Welcome to the forum!


----------



## blobbottlebob (Sep 1, 2018)

Hey Ethan,
Welcome. Pretty cool that you are getting an early start at collecting. I didn't start til I was in my thirties!
Best of luck, Bob


----------



## sandchip (Sep 1, 2018)

Hey Ethan, glad to have you on board.  I was 14 when I started collecting bottles and boy, did something click that day.  I'm 58 now and still have bottles on the  brain every waking moment.  We look forward to seeing what you've found and will be glad to help any way that we can.


----------



## Robby Raccoon (Sep 2, 2018)

Welcome to the forum!  

It's been a long time since we had someone under 18 on here. I think I started here when I was 16.

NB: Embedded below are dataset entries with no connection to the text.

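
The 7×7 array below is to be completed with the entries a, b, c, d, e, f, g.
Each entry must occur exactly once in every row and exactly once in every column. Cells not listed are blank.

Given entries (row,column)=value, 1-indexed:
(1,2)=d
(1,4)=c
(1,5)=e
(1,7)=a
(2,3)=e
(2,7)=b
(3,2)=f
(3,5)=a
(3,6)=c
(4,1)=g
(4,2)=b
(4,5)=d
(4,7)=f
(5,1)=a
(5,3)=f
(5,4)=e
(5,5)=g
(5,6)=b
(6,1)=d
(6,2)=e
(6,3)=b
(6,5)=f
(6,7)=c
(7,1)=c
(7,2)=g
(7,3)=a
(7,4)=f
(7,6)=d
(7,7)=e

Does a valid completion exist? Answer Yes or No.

Yes

No row or column among the givens repeats a symbol, and propagating forced cells runs into no contradiction.
One valid completion exists (for instance, b d g c e f a / f a e d c g b / e f d b a c g / g b c a d e f / a c f e g b d / d e b g f a c / c g a f b d e).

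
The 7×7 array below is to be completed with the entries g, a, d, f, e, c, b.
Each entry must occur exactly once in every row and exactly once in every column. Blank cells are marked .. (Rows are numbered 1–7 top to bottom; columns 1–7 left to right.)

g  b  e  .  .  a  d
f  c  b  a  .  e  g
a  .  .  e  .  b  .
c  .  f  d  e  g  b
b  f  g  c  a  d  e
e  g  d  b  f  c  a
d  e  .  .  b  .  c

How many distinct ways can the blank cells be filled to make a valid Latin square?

Row 1, column 4: eliminating its row and column leaves {f}.
Row 1, column 5: eliminating its row and column leaves {c}.
Row 2, column 5: eliminating its row and column leaves {d}.
Row 3, column 2: eliminating its row and column leaves {d}.
Row 3, column 3: eliminating its row and column leaves {c}.
Row 3, column 5: eliminating its row and column leaves {g, d, c}.
Row 3, column 7: eliminating its row and column leaves {f}.
Row 4, column 2: eliminating its row and column leaves {a}.
Row 7, column 3: eliminating its row and column leaves {a}.
Row 7, column 4: eliminating its row and column leaves {g, f}.
Row 7, column 6: eliminating its row and column leaves {f}.
Only one assignment across all blanks avoids any row or column repeat, giving 1 completion.

1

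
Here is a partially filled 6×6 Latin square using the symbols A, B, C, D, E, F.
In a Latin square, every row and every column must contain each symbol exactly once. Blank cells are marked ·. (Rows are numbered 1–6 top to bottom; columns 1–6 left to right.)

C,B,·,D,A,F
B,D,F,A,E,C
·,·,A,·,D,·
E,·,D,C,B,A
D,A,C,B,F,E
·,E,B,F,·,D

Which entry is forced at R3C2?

Row 1, column 3: row 1 has {A, B, C, D, F} and column 3 has {A, B, C, D, F}, leaving only E.
Row 3, column 1: row 3 has {A, D} and column 1 has {B, C, D, E}, leaving only F.
Row 3 already has {A, D, F} and column 2 already has {A, B, D, E}, so row 3, column 2 must be C.

C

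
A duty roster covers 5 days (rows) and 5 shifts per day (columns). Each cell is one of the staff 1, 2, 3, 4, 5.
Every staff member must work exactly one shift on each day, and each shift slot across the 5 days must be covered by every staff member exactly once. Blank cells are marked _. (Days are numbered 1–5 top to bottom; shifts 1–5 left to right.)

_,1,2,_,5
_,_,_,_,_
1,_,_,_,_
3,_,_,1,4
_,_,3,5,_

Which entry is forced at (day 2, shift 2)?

3

Day 1, shift 1: day 1 has {1, 2, 5} and shift 1 has {1, 3}, leaving only 4.
Day 1, shift 4: day 1 has {1, 2, 4, 5} and shift 4 has {1, 5}, leaving only 3.
Day 4, shift 3: day 4 has {1, 3, 4} and shift 3 has {2, 3}, leaving only 5.
Day 3, shift 3: day 3 has {1} and shift 3 has {2, 3, 5}, leaving only 4.
Day 2, shift 3: day 2 has {} and shift 3 has {2, 3, 4, 5}, leaving only 1.
Day 3, shift 4: day 3 has {1, 4} and shift 4 has {1, 3, 5}, leaving only 2.
Day 2, shift 4: day 2 has {1} and shift 4 has {1, 2, 3, 5}, leaving only 4.
Day 3, shift 5: day 3 has {1, 2, 4} and shift 5 has {4, 5}, leaving only 3.
Day 2, shift 5: day 2 has {1, 4} and shift 5 has {3, 4, 5}, leaving only 2.
Day 2, shift 1: day 2 has {1, 2, 4} and shift 1 has {1, 3, 4}, leaving only 5.
Day 2 already has {1, 2, 4, 5} and shift 2 already has {1}, so day 2, shift 2 must be 3.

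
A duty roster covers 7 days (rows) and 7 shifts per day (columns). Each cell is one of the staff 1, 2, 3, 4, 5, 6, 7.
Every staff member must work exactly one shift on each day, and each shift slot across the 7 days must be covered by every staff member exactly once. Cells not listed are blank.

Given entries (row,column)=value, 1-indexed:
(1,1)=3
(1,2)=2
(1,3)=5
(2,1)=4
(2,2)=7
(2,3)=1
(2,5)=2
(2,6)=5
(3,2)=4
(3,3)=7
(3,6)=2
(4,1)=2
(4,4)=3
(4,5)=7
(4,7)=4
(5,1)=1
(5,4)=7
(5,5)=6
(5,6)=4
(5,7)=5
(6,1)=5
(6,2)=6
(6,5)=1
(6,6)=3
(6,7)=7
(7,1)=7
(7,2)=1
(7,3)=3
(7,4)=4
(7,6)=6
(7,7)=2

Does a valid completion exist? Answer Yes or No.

No day or shift among the givens repeats a symbol, and propagating forced cells runs into no contradiction.
One valid completion exists (for instance, 3 2 5 1 4 7 6 / 4 7 1 6 2 5 3 / 6 4 7 5 3 2 1 / 2 5 6 3 7 1 4 / 1 3 2 7 6 4 5 / 5 6 4 2 1 3 7 / 7 1 3 4 5 6 2).

Yes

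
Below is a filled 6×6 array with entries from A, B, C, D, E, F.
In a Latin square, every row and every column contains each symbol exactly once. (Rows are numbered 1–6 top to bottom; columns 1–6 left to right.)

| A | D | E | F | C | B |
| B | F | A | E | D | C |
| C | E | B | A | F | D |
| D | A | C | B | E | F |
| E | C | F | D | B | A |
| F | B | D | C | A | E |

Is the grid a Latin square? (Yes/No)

Yes

Each row is a permutation of the 6 symbols, and so is each column.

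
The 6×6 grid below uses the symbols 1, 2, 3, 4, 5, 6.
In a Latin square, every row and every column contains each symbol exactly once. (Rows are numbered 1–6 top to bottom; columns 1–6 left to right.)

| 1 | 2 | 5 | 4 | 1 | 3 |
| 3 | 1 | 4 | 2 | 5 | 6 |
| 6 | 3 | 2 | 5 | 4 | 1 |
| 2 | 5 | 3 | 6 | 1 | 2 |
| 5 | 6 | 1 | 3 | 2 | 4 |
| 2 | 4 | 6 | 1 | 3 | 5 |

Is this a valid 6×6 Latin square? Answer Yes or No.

No

Row 4 contains 2 twice (at columns 1 and 6); row 1 is also not a permutation.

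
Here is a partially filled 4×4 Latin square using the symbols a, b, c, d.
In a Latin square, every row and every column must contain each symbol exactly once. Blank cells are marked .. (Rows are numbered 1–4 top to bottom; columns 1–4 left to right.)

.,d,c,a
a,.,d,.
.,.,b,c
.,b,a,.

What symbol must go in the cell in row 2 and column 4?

b

Row 2 already has {a, d} and column 4 already has {a, c}, so row 2, column 4 must be b.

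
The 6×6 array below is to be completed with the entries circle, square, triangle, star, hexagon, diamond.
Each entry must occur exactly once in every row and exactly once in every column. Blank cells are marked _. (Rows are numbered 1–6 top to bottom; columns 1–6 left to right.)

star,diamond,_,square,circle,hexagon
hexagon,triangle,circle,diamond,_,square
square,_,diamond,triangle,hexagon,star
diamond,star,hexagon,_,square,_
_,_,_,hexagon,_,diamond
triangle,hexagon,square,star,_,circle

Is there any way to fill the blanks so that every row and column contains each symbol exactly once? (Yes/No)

Yes

No row or column among the givens repeats a symbol, and propagating forced cells runs into no contradiction.
One valid completion exists (for instance, star diamond triangle square circle hexagon / hexagon triangle circle diamond star square / square circle diamond triangle hexagon star / diamond star hexagon circle square triangle / circle square star hexagon triangle diamond / triangle hexagon square star diamond circle).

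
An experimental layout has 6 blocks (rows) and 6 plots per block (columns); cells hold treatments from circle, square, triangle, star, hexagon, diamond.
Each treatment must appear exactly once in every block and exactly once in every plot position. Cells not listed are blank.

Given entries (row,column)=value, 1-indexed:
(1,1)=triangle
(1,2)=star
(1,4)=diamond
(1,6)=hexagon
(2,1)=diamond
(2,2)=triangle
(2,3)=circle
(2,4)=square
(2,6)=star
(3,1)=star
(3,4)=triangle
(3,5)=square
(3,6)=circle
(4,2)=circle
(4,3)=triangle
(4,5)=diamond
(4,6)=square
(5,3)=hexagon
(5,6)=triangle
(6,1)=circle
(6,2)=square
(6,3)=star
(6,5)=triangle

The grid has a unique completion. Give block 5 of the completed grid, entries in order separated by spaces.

Block 5, plot 1: block 5 has {triangle, hexagon} and plot 1 has {circle, triangle, star, diamond}, leaving only square.
Block 5, plot 2: block 5 has {square, triangle, hexagon} and plot 2 has {circle, square, triangle, star}, leaving only diamond.
Block 1, plot 3: block 1 has {triangle, star, hexagon, diamond} and plot 3 has {circle, triangle, star, hexagon}, leaving only square.
Block 1, plot 5: block 1 has {square, triangle, star, hexagon, diamond} and plot 5 has {square, triangle, diamond}, leaving only circle.
Block 5, plot 5: block 5 has {square, triangle, hexagon, diamond} and plot 5 has {circle, square, triangle, diamond}, leaving only star.
Block 5, plot 4: block 5 has {square, triangle, star, hexagon, diamond} and plot 4 has {square, triangle, diamond}, leaving only circle.
So block 5 reads: square diamond hexagon circle star triangle.

square diamond hexagon circle star triangle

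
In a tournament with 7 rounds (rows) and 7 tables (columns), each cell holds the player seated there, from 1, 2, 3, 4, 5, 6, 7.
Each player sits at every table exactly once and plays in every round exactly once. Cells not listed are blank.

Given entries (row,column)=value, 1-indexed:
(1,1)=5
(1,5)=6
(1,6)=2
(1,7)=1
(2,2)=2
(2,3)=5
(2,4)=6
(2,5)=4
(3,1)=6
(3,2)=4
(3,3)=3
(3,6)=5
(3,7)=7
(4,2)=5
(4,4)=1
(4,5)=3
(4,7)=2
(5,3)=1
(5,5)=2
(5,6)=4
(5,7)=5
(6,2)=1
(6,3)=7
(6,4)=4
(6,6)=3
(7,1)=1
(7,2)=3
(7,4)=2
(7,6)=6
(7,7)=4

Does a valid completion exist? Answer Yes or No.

No

Round 3, table 4: round 3 together with table 4 already contain {1, 2, 3, 4, 5, 6, 7} — every symbol — so nothing can go there. The grid has no valid completion.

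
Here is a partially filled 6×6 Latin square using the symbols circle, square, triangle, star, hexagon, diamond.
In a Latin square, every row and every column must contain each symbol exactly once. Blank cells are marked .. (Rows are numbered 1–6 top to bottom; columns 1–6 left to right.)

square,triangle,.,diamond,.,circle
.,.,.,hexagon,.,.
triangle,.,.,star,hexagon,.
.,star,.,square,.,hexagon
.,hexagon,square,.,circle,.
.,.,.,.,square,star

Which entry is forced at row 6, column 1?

Row 1, column 5: row 1 has {circle, square, triangle, diamond} and column 5 has {circle, square, hexagon}, leaving only star.
Row 1, column 3: row 1 has {circle, square, triangle, star, diamond} and column 3 has {square}, leaving only hexagon.
Row 5, column 4: row 5 has {circle, square, hexagon} and column 4 has {square, star, hexagon, diamond}, leaving only triangle.
Row 5, column 6: row 5 has {circle, square, triangle, hexagon} and column 6 has {circle, star, hexagon}, leaving only diamond.
Row 3, column 6: row 3 has {triangle, star, hexagon} and column 6 has {circle, star, hexagon, diamond}, leaving only square.
Row 2, column 6: row 2 has {hexagon} and column 6 has {circle, square, star, hexagon, diamond}, leaving only triangle.
Row 2, column 5: row 2 has {triangle, hexagon} and column 5 has {circle, square, star, hexagon}, leaving only diamond.
Row 4, column 5: row 4 has {square, star, hexagon} and column 5 has {circle, square, star, hexagon, diamond}, leaving only triangle.
Row 5, column 1: row 5 has {circle, square, triangle, hexagon, diamond} and column 1 has {square, triangle}, leaving only star.
Row 2, column 1: row 2 has {triangle, hexagon, diamond} and column 1 has {square, triangle, star}, leaving only circle.
Row 2, column 2: row 2 has {circle, triangle, hexagon, diamond} and column 2 has {triangle, star, hexagon}, leaving only square.
Row 2, column 3: row 2 has {circle, square, triangle, hexagon, diamond} and column 3 has {square, hexagon}, leaving only star.
Row 4, column 1: row 4 has {square, triangle, star, hexagon} and column 1 has {circle, square, triangle, star}, leaving only diamond.
Row 6 already has {square, star} and column 1 already has {circle, square, triangle, star, diamond}, so row 6, column 1 must be hexagon.

hexagon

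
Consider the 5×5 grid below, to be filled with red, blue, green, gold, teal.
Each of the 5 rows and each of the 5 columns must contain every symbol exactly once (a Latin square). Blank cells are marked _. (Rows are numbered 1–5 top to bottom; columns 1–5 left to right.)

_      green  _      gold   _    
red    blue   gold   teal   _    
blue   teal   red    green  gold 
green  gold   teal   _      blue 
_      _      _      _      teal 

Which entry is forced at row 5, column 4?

Row 1, column 1: row 1 has {green, gold} and column 1 has {red, blue, green}, leaving only teal.
Row 1, column 3: row 1 has {green, gold, teal} and column 3 has {red, gold, teal}, leaving only blue.
Row 1, column 5: row 1 has {blue, green, gold, teal} and column 5 has {blue, gold, teal}, leaving only red.
Row 2, column 5: row 2 has {red, blue, gold, teal} and column 5 has {red, blue, gold, teal}, leaving only green.
Row 4, column 4: row 4 has {blue, green, gold, teal} and column 4 has {green, gold, teal}, leaving only red.
Row 5 already has {teal} and column 4 already has {red, green, gold, teal}, so row 5, column 4 must be blue.

blue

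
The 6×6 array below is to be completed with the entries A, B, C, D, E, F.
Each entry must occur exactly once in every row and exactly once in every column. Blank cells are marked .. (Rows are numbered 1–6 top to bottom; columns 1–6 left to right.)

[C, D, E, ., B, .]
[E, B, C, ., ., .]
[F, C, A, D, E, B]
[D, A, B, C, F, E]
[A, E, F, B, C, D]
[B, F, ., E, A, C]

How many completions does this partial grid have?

2

Row 1, column 4: eliminating its row and column leaves {A, F}.
Row 1, column 6: eliminating its row and column leaves {A, F}.
Row 2, column 4: eliminating its row and column leaves {A, F}.
Row 2, column 5: eliminating its row and column leaves {D}.
Row 2, column 6: eliminating its row and column leaves {A, F}.
Row 6, column 3: eliminating its row and column leaves {D}.
Enumerating the assignments across these blanks that avoid any row or column repeat gives 2 completions.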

Your last line amuses me: ".... I've found over the years", Mr. 15!


----------



## American Pontil (Sep 5, 2018)

Ethan, started at 14 and obviously still going.  Some of my fondest memories are digging bottles at that age.  I encourage you to dig as much as possible, but don't go around looking for surface dumps.  I wasted too much time doing that when I could have been digging privies.  At 15, you are at the perfect age to bang on the doors of old houses and ask if you can probe their back yard for hidden privies.  Since you are 15 they will probably say yes, as opposed to calling the police if it was me.  Tell them you will share your finds with them and you will clean up everything like you were never there.  Bring tarp to dump the dirt.  Save the sod to cover the top of the hole.
Curt


----------



## sandchip (Sep 5, 2018)

American Pontil said:


> Ethan, started at 14 and obviously still going.  Some of my fondest memories are digging bottles at that age.  I encourage you to dig as much as possible, but don't go around looking for surface dumps.  I wasted too much time doing that when I could have been digging privies.  At 15, you are at the perfect age to bang on the doors of old houses and ask if you can probe their back yard for hidden privies.  Since you are 15 they will probably say yes, as opposed to calling the police if it was me.  Tell them you will share your finds with them and you will clean up everything like you were never there.  Bring tarp to dump the dirt.  Save the sod to cover the top of the hole.
> Curt



Amen everything you said.


----------